January 29, 2014
WASHINGTON EXAMINER: Bridgegate Is Nothing Compared To Obama’s Payback Theater.
Consider the government shutdown last fall when the president authorized the needless closing of federal parks and museums in an attempt to smear Republicans. Obama’s team got so carried away that they even tried to close state-run parks in Wisconsin that weren’t dependent on federal funds. Wisconsin Gov. Scott Walker had to defy federal orders to keep them open.
Then there were the Tea Party groups that challenged the Obama agenda and soon found themselves targeted and harassed by the IRS. Yes, the tax official who ran the program claimed her Fifth Amendment right against self-incrimination in a congressional hearing, but don’t expect any criminal charges to emerge from the IRS scandal. Attorney General Eric Holder’s Justice Department sees no evil in it, perhaps because the government attorney in charge of the investigation is a long-time Obama donor.
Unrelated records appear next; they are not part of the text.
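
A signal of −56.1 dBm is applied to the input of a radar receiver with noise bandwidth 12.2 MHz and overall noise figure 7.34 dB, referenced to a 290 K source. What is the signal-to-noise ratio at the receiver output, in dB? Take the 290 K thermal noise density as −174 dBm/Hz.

39.7 dB

Noise floor: N = −174 + 10 log₁₀(B) + NF
10 log₁₀(1.22×10⁷) = 70.86 dB
N = −174 + 70.86 + 7.34 = −95.80 dBm
SNR = P_sig − N = −56.1 − (−95.80) = 39.70 dB → 39.7 dB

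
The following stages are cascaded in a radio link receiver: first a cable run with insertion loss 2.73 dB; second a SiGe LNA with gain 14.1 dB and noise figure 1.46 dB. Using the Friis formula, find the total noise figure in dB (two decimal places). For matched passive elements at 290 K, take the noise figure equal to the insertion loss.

4.19 dB

Convert to linear (a loss of L dB is a gain of −L dB): F_i = 10^(NF_i/10), G_i = 10^(G_i,dB/10)
  Stage 1: F_1 = 10^(2.73/10) = 1.875, G_1 = 10^(−2.73/10) = 0.5333
  Stage 2: F_2 = 10^(1.46/10) = 1.400, G_2 = 10^(14.1/10) = 25.70
Friis cascade:
  F = 1.875 + (1.400 − 1)/0.5333 = 2.624
NF = 10 log₁₀(2.624) = 4.19 dB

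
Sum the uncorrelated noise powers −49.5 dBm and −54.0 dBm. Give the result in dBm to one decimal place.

−48.2 dBm

Convert to linear, add, convert back:
P₁ = 1.12×10⁻⁸ W, P₂ = 3.98×10⁻⁹ W
P_tot = 1.52×10⁻⁸ W → 10 log₁₀(P_tot / 10⁻³) = −48.2 dBm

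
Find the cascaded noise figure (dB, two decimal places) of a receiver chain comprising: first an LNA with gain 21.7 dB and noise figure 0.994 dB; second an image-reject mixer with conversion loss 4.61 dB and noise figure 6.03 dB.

Convert to linear (a loss of L dB is a gain of −L dB): F_i = 10^(NF_i/10), G_i = 10^(G_i,dB/10)
  Stage 1: F_1 = 10^(0.994/10) = 1.257, G_1 = 10^(21.7/10) = 147.9
  Stage 2: F_2 = 10^(6.03/10) = 4.009, G_2 = 10^(−4.61/10) = 0.3459
Friis cascade:
  F = 1.257 + (4.009 − 1)/147.9 = 1.278
NF = 10 log₁₀(1.278) = 1.06 dB

1.06 dB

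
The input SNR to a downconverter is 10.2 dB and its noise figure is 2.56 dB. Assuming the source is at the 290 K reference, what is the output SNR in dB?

7.64 dB

By definition F = SNR_in/SNR_out, so in dB: SNR_out = SNR_in − NF
SNR_out = 10.2 − 2.56 = 7.64 dB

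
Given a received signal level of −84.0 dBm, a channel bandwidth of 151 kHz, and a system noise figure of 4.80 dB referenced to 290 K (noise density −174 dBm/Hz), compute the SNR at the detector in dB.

Noise floor: N = −174 + 10 log₁₀(B) + NF
10 log₁₀(1.51×10⁵) = 51.79 dB
N = −174 + 51.79 + 4.80 = −117.41 dBm
SNR = P_sig − N = −84.0 − (−117.41) = 33.41 dB → 33.4 dB

33.4 dB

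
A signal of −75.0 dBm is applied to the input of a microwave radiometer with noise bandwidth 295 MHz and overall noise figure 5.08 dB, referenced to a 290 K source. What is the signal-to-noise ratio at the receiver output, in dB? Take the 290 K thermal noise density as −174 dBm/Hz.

Noise floor: N = −174 + 10 log₁₀(B) + NF
10 log₁₀(2.95×10⁸) = 84.7 dB
N = −174 + 84.7 + 5.08 = −84.22 dBm
SNR = P_sig − N = −75.0 − (−84.22) = 9.22 dB → 9.2 dB

9.2 dB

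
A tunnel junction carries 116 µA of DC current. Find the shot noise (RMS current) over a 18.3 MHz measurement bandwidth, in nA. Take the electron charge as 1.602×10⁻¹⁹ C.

26.1 nA

I_n = √(2qI·B)
2qI·B = 2 × 1.602×10⁻¹⁹ × 1.16×10⁻⁴ × 1.83×10⁷ = 6.80×10⁻¹⁶ A²
I_n = √(6.80×10⁻¹⁶) = 2.61×10⁻⁸ A = 26.1 nA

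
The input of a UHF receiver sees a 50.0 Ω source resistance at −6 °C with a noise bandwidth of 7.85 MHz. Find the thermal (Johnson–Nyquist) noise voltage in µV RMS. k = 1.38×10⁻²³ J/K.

T = −6 °C + 273.15 = 267.15 K
V_n = √(4kTRB)
4kTRB = 4 × 1.38×10⁻²³ × 267.15 × 5.00×10¹ × 7.85×10⁶ = 5.79×10⁻¹² V²
V_n = √(5.79×10⁻¹²) = 2.41×10⁻⁶ V = 2.41 µV

2.41 µV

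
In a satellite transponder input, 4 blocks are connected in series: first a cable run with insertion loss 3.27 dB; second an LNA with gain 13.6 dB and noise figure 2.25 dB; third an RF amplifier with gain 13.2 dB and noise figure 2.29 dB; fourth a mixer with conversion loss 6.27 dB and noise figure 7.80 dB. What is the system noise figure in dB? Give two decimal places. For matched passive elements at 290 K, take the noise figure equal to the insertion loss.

Convert to linear (a loss of L dB is a gain of −L dB): F_i = 10^(NF_i/10), G_i = 10^(G_i,dB/10)
  Stage 1: F_1 = 10^(3.27/10) = 2.123, G_1 = 10^(−3.27/10) = 0.4710
  Stage 2: F_2 = 10^(2.25/10) = 1.679, G_2 = 10^(13.6/10) = 22.91
  Stage 3: F_3 = 10^(2.29/10) = 1.694, G_3 = 10^(13.2/10) = 20.89
  Stage 4: F_4 = 10^(7.80/10) = 6.026, G_4 = 10^(−6.27/10) = 0.2360
Friis cascade:
  F = 2.123 + (1.679 − 1)/0.4710 + (1.694 − 1)/10.79 + (6.026 − 1)/225.4 = 3.651
NF = 10 log₁₀(3.651) = 5.62 dB

5.62 dB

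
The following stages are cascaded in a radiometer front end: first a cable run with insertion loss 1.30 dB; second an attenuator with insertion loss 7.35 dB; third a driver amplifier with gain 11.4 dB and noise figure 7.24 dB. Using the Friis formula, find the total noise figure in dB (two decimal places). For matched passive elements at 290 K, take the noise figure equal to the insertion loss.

Convert to linear (a loss of L dB is a gain of −L dB): F_i = 10^(NF_i/10), G_i = 10^(G_i,dB/10)
  Stage 1: F_1 = 10^(1.30/10) = 1.349, G_1 = 10^(−1.30/10) = 0.7413
  Stage 2: F_2 = 10^(7.35/10) = 5.433, G_2 = 10^(−7.35/10) = 0.1841
  Stage 3: F_3 = 10^(7.24/10) = 5.297, G_3 = 10^(11.4/10) = 13.80
Friis cascade:
  F = 1.349 + (5.433 − 1)/0.7413 + (5.297 − 1)/0.1365 = 38.82
NF = 10 log₁₀(38.82) = 15.89 dB

15.89 dB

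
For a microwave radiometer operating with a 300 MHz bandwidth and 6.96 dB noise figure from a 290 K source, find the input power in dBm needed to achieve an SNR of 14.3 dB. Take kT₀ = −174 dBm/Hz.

Sensitivity = −174 + 10 log₁₀(B) + NF + SNR_min
= −174 + 84.77 + 6.96 + 14.3
= −67.97 dBm → −68.0 dBm

−68.0 dBm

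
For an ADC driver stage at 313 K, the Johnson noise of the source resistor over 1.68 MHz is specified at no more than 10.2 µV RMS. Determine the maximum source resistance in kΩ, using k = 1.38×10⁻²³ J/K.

Johnson–Nyquist: V_n = √(4kTRB) ⇒ R = V_n² / (4kTB)
4kTB = 4 × 1.38×10⁻²³ × 313 × 1.68×10⁶ = 2.90×10⁻¹⁴
R = (1.02×10⁻⁵)² / 2.90×10⁻¹⁴ = 3.58×10³ Ω = 3.58 kΩ

3.58 kΩ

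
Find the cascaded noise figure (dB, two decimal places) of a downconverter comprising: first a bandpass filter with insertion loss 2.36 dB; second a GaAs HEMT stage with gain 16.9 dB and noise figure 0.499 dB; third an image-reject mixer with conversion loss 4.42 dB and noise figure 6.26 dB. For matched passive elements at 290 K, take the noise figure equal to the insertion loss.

Convert to linear (a loss of L dB is a gain of −L dB): F_i = 10^(NF_i/10), G_i = 10^(G_i,dB/10)
  Stage 1: F_1 = 10^(2.36/10) = 1.722, G_1 = 10^(−2.36/10) = 0.5808
  Stage 2: F_2 = 10^(0.499/10) = 1.122, G_2 = 10^(16.9/10) = 48.98
  Stage 3: F_3 = 10^(6.26/10) = 4.227, G_3 = 10^(−4.42/10) = 0.3614
Friis cascade:
  F = 1.722 + (1.122 − 1)/0.5808 + (4.227 − 1)/28.44 = 2.045
NF = 10 log₁₀(2.045) = 3.11 dB

3.11 dB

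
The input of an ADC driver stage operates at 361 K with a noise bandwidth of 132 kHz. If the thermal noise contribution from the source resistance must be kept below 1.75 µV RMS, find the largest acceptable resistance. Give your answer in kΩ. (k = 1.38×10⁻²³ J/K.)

1.16 kΩ

Johnson–Nyquist: V_n = √(4kTRB) ⇒ R = V_n² / (4kTB)
4kTB = 4 × 1.38×10⁻²³ × 361 × 1.32×10⁵ = 2.63×10⁻¹⁵
R = (1.75×10⁻⁶)² / 2.63×10⁻¹⁵ = 1.16×10³ Ω = 1.16 kΩ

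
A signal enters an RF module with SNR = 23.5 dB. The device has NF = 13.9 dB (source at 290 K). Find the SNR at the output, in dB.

By definition F = SNR_in/SNR_out, so in dB: SNR_out = SNR_in − NF
SNR_out = 23.5 − 13.9 = 9.6 dB

9.6 dB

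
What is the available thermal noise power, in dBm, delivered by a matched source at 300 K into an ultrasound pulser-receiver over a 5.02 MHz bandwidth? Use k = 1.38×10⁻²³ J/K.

P_n = kTB = 1.38×10⁻²³ × 300 × 5.02×10⁶ = 2.08×10⁻¹⁴ W
In dBm: 10 log₁₀(2.08×10⁻¹⁴ / 10⁻³) = −106.8 dBm

−106.8 dBm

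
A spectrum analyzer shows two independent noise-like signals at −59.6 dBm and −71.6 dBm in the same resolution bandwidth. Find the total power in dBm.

−59.3 dBm

Convert to linear, add, convert back:
P₁ = 1.10×10⁻⁹ W, P₂ = 6.92×10⁻¹¹ W
P_tot = 1.17×10⁻⁹ W → 10 log₁₀(P_tot / 10⁻³) = −59.3 dBm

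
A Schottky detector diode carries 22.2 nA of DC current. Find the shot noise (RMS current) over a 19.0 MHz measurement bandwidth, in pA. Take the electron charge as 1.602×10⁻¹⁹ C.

I_n = √(2qI·B)
2qI·B = 2 × 1.602×10⁻¹⁹ × 2.22×10⁻⁸ × 1.90×10⁷ = 1.35×10⁻¹⁹ A²
I_n = √(1.35×10⁻¹⁹) = 3.68×10⁻¹⁰ A = 368 pA

368 pA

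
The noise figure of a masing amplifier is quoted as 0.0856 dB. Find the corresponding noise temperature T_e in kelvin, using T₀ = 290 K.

F = 10^(0.0856/10) = 1.01991
T_e = (F − 1)·T₀ = (1.01991 − 1) × 290 = 5.77 K

5.77 K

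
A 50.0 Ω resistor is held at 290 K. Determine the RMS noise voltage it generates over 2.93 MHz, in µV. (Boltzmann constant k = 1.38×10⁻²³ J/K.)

1.53 µV

V_n = √(4kTRB)
4kTRB = 4 × 1.38×10⁻²³ × 290 × 5.00×10¹ × 2.93×10⁶ = 2.35×10⁻¹² V²
V_n = √(2.35×10⁻¹²) = 1.53×10⁻⁶ V = 1.53 µV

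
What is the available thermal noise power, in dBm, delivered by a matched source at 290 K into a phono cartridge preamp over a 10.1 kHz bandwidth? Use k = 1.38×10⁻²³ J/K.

P_n = kTB = 1.38×10⁻²³ × 290 × 1.01×10⁴ = 4.04×10⁻¹⁷ W
In dBm: 10 log₁₀(4.04×10⁻¹⁷ / 10⁻³) = −133.9 dBm

−133.9 dBm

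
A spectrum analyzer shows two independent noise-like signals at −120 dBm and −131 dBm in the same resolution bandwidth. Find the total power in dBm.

Convert to linear, add, convert back:
P₁ = 1.00×10⁻¹⁵ W, P₂ = 7.94×10⁻¹⁷ W
P_tot = 1.08×10⁻¹⁵ W → 10 log₁₀(P_tot / 10⁻³) = −119.7 dBm

−119.7 dBm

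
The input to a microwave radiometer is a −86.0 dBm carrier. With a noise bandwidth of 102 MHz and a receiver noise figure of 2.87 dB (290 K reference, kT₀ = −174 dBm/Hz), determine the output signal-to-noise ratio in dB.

5.0 dB

Noise floor: N = −174 + 10 log₁₀(B) + NF
10 log₁₀(1.02×10⁸) = 80.09 dB
N = −174 + 80.09 + 2.87 = −91.04 dBm
SNR = P_sig − N = −86.0 − (−91.04) = 5.04 dB → 5.0 dB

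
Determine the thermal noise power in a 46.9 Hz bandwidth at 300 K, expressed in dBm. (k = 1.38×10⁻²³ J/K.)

−157.1 dBm

P_n = kTB = 1.38×10⁻²³ × 300 × 4.69×10¹ = 1.94×10⁻¹⁹ W
In dBm: 10 log₁₀(1.94×10⁻¹⁹ / 10⁻³) = −157.1 dBm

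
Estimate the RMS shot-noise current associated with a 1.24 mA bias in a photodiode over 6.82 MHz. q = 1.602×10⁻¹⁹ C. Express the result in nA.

I_n = √(2qI·B)
2qI·B = 2 × 1.602×10⁻¹⁹ × 1.24×10⁻³ × 6.82×10⁶ = 2.71×10⁻¹⁵ A²
I_n = √(2.71×10⁻¹⁵) = 5.21×10⁻⁸ A = 52.1 nA

52.1 nA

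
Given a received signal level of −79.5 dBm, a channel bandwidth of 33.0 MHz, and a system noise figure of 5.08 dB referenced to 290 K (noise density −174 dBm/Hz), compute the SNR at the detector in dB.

14.2 dB

Noise floor: N = −174 + 10 log₁₀(B) + NF
10 log₁₀(3.30×10⁷) = 75.19 dB
N = −174 + 75.19 + 5.08 = −93.73 dBm
SNR = P_sig − N = −79.5 − (−93.73) = 14.23 dB → 14.2 dB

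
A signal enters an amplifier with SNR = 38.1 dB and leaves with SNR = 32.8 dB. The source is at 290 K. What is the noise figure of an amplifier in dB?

NF (dB) = SNR_in(dB) − SNR_out(dB) when the source is at T₀
NF = 38.1 − 32.8 = 5.3 dB

5.3 dB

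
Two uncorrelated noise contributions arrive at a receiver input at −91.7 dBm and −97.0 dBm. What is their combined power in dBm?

−90.6 dBm

Convert to linear, add, convert back:
P₁ = 6.76×10⁻¹³ W, P₂ = 2.00×10⁻¹³ W
P_tot = 8.76×10⁻¹³ W → 10 log₁₀(P_tot / 10⁻³) = −90.6 dBm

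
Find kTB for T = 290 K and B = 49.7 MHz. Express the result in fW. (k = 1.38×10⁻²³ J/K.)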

Another example of “the Chicago Way” as applied in Washington emerged this week in a legal filing by Standard and Poor’s, which faces federal fraud charges. An executive recounted how then-Treasury Secretary Tim Geithner said the feds would seek payback for S&P downgrading the U.S. credit rating. Recall that back in August 2011, S&P dropped its credit-worthiness rating for the U.S. from AAA to just AA+. It was a reasonable decision, given the staggering U.S. debt load and the chronic inability of Congress to agree on annual budgets.
It was also highly embarrassing to a White House then gearing up for a re-election campaign. Two days after S&P’s announcement, McGraw Hill CEO Harold McGraw got a call from a steaming-mad Geithner, who told him the rating agency had made a huge mistake.
I can’t help but feel that the press’s focus on Christie is not just the obvious political shilling, but also, in some sense, a displacement response. Bullied by Obama, but unwilling to go after him for it, they turn their attention to smaller-scale targets that are safe.